Monthly Archives: January 2014

Variety is the Spice of Life

January has been wonderfully varied on the work front. Most days have brought new learning.

In thinking about my R&D Manifesto I decided it was time to revisit Neural Networks and Semantics. I’m not adverse to learning new development languages and environments but when you want to evaluate ideas quickly one will tend towards the familiar. For this initial reason Encog looks interesting.

The Centre for Global Intelligent Content, which VistaTEC have been industry partners of since its inception, received funding for a further two and a half years in October of last year. As a consequence there have been numerous meetings. It’s really exciting to see how the centre has evolved and honed its process for bringing innovation to the market. A key element of this process is the d.lab under the direction of Steve Gotz. In my view Steve has been one of the notable personalities in CNGL. He has a great broad knowledge of the technology, innovation and start-up landscapes and excellent business acumen. Two interesting pieces of technology were shown to centre members recently. The first named MTMPrime is a component which in real-time can assess translation memory matches along side of machine translation output and based on confidences recommend which one to use. The second is a machine translation incremental learning component which can profile a document and suggest the most efficient path to translating it given the algorithm’s analysis of the incremental benefit that would be realized from translating segments in a particular order. Basically it works out the bang-for-buck for translating segments.

In discussing semantics and disambiguation Steve pointed me at Open Calais. This is a service which like Enrycher parses content and automatically adds semantic metadata for named entities and subjects that it “recognizes”. The picture below shows the result of assign this post through the Open Calais Viewer.

open_calais

We’ve had some very interesting customer inquiries too. Too early to talk about them but I hope that we get more requests for these types of engagements and services. If any come to fruition I’ll blog about them later.

Finally, we did some small updates to Ocelot:

  • New configuration file for plug-ins,
  • Native launch experience for Windows and Mac, and
  • Native hot-key experiences within Windows and Mac interfaces.

Long may this variety continue.

Winter Evening Research

I try to maximize the dark evenings for evaluating tools and researching topics that I don’t get time for during a normal working day.

First up for the New Year is LanguageTool. Automated Quality Assurance is an important aspect of many production processes and at VistaTEC we have deployed various commercial and in-house tools. My motivation for looking at LanguageTool was its use of Part of Speech tagging and user definable rules which can be combined with regular expressions to encode sophisticated linguistic checks.

My test domain was Marketing translations.

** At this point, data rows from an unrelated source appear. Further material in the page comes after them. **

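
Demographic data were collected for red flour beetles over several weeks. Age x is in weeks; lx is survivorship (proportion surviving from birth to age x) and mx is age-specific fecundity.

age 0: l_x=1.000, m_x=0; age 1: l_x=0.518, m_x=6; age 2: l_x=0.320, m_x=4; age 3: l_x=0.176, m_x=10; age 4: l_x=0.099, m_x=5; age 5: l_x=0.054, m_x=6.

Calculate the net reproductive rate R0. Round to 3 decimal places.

6.967

lx·mx by age: 0, 3.108, 1.28, 1.76, 0.495, 0.324
R0 = Σ lx·mx = 6.967 → 6.967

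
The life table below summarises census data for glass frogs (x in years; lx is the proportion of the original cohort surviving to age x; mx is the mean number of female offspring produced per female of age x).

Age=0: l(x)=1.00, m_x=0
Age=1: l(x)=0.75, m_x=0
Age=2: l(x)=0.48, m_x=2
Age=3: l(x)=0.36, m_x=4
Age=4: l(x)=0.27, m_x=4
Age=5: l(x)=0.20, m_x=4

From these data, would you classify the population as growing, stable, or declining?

growing

R0 = Σ lx·mx = 0 + 0 + 0.96 + 1.44 + 1.08 + 0.8 = 4.28
R0 > 1, so the population is growing.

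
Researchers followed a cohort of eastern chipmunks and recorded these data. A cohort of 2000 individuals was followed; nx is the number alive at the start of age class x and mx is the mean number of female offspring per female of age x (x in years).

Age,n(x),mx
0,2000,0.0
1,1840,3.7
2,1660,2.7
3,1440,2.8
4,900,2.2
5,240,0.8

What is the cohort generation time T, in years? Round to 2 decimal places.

2.10

lx = nx/n0 = nx/2000: 1, 0.92, 0.83, 0.72, 0.45, 0.12
lx·mx: 0, 3.404, 2.241, 2.016, 0.99, 0.096 → R0 = 8.747
x·lx·mx: 0, 3.404, 4.482, 6.048, 3.96, 0.48 → Σ = 18.374
T = 18.374 / 8.747 = 2.100606… → 2.10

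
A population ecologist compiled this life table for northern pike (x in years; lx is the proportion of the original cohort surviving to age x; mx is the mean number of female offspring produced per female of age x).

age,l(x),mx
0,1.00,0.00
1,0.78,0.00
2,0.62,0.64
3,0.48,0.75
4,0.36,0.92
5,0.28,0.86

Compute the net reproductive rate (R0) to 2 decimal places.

lx·mx by age: 0, 0, 0.3968, 0.36, 0.3312, 0.2408
R0 = Σ lx·mx = 1.3288 → 1.33

1.33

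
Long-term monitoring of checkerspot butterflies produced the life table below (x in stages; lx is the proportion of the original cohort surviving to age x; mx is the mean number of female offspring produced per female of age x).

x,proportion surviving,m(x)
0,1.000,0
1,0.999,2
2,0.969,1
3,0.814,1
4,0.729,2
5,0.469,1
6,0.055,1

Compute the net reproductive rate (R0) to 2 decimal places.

5.76

lx·mx by age: 0, 1.998, 0.969, 0.814, 1.458, 0.469, 0.055
R0 = Σ lx·mx = 5.763 → 5.76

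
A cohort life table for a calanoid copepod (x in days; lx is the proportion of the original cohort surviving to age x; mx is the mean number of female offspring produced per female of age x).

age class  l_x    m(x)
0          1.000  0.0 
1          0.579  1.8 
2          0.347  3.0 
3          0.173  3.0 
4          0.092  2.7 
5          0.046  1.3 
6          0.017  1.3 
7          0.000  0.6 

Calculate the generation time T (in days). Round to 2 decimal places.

lx·mx: 0, 1.0422, 1.041, 0.519, 0.2484, 0.0598, 0.0221, 0 → R0 = 2.9325
x·lx·mx: 0, 1.0422, 2.082, 1.557, 0.9936, 0.299, 0.1326, 0 → Σ = 6.1064
T = 6.1064 / 2.9325 = 2.082319… → 2.08

2.08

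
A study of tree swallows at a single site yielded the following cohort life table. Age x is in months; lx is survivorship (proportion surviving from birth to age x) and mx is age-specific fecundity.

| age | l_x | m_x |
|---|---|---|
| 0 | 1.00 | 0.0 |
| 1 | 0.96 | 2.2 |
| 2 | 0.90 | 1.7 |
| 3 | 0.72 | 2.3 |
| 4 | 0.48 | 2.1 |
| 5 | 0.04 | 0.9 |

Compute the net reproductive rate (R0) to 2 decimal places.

lx·mx by age: 0, 2.112, 1.53, 1.656, 1.008, 0.036
R0 = Σ lx·mx = 6.342 → 6.34

6.34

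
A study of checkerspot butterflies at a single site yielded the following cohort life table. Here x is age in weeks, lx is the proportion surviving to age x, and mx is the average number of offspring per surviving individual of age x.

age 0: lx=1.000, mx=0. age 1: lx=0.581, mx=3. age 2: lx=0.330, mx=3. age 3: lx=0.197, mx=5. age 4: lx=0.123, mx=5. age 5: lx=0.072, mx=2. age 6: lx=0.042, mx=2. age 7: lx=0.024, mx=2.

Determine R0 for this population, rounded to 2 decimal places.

lx·mx by age: 0, 1.743, 0.99, 0.985, 0.615, 0.144, 0.084, 0.048
R0 = Σ lx·mx = 4.609 → 4.61

4.61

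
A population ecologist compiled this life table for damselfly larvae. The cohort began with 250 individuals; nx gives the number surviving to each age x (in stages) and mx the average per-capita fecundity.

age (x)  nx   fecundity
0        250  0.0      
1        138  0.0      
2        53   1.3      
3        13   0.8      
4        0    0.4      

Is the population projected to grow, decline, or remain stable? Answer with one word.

declining

lx = nx/n0 = nx/250: 1, 0.552, 0.212, 0.052, 0
R0 = Σ lx·mx = 0 + 0 + 0.2756 + 0.0416 + 0 = 0.3172
R0 < 1, so the population is declining.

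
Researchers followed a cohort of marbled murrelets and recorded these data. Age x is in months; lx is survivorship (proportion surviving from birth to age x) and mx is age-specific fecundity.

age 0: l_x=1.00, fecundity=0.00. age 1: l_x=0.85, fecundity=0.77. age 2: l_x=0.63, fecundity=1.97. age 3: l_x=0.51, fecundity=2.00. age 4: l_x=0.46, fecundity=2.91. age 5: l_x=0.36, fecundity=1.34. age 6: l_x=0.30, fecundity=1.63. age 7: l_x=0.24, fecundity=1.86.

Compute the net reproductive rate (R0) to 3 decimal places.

5.672

lx·mx by age: 0, 0.6545, 1.2411, 1.02, 1.3386, 0.4824, 0.489, 0.4464
R0 = Σ lx·mx = 5.672 → 5.672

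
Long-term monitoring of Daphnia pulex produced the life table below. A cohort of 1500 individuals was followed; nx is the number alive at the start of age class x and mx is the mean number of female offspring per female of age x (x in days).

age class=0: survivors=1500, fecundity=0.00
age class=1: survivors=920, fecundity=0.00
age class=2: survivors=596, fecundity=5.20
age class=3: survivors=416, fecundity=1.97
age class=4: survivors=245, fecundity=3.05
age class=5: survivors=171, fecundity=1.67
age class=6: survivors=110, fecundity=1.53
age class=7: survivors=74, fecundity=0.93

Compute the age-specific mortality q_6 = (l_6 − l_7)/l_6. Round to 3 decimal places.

lx = nx/n0 = nx/1500: 1, 0.61333…, 0.39733…, 0.27733…, 0.16333…, 0.114, 0.07333…, 0.04933…
q_6 = (l_6 − l_7) / l_6 = (0.073333… − 0.049333…) / 0.073333…
     = 0.024… / 0.073333… = 0.327273… → 0.327

0.327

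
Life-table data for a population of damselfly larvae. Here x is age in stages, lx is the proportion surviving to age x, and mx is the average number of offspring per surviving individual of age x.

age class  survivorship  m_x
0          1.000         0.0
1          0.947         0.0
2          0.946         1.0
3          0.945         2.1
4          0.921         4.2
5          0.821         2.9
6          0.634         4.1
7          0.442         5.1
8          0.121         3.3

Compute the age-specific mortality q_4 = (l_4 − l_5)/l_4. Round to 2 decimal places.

0.11

q_4 = (l_4 − l_5) / l_4 = (0.921 − 0.821) / 0.921
     = 0.1 / 0.921 = 0.108578… → 0.11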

Content full of emotive, symbolic and suggestive language.

The custom rule encoding is necessarily verbose given that the serialisation format is XML. Our internal tool, Cerberus, suffers from the same characteristics – elements and escaping of regular expression meta characters. Some of the advanced rule constructs are initially difficult to grasp. We ran many small tests in order to get to understand the operation of functionality like skip scope. Hopefully the evolving Rule Editor will support more advanced rule constructs soon and this will aid learning and perhaps speed up rule writing.

We were not able to build rules for all of the constructs that we wanted. Extending the tool via Java for these is a possibility. That will be another days work.

Next up has been Neural Networks. I’ve been viewing Andrew Ng’s Machine Learning lectures on Coursera. Learning is always helped by consulting several references and James McCaffrey’s articles have been straight-forward to understand. I really like that James included worked examples in his articles – it’s a great way of being able to check your own understanding (or lack of). Finally, it’s nice that the code examples are in C# rather than the ubiquitous Python (I can read it but let’s say it’s not my native tongue).

I’d prefer to be resident in warmer climes between November and March so that I could be out more without the need for layers of thermal underwear but I do love the different seasons.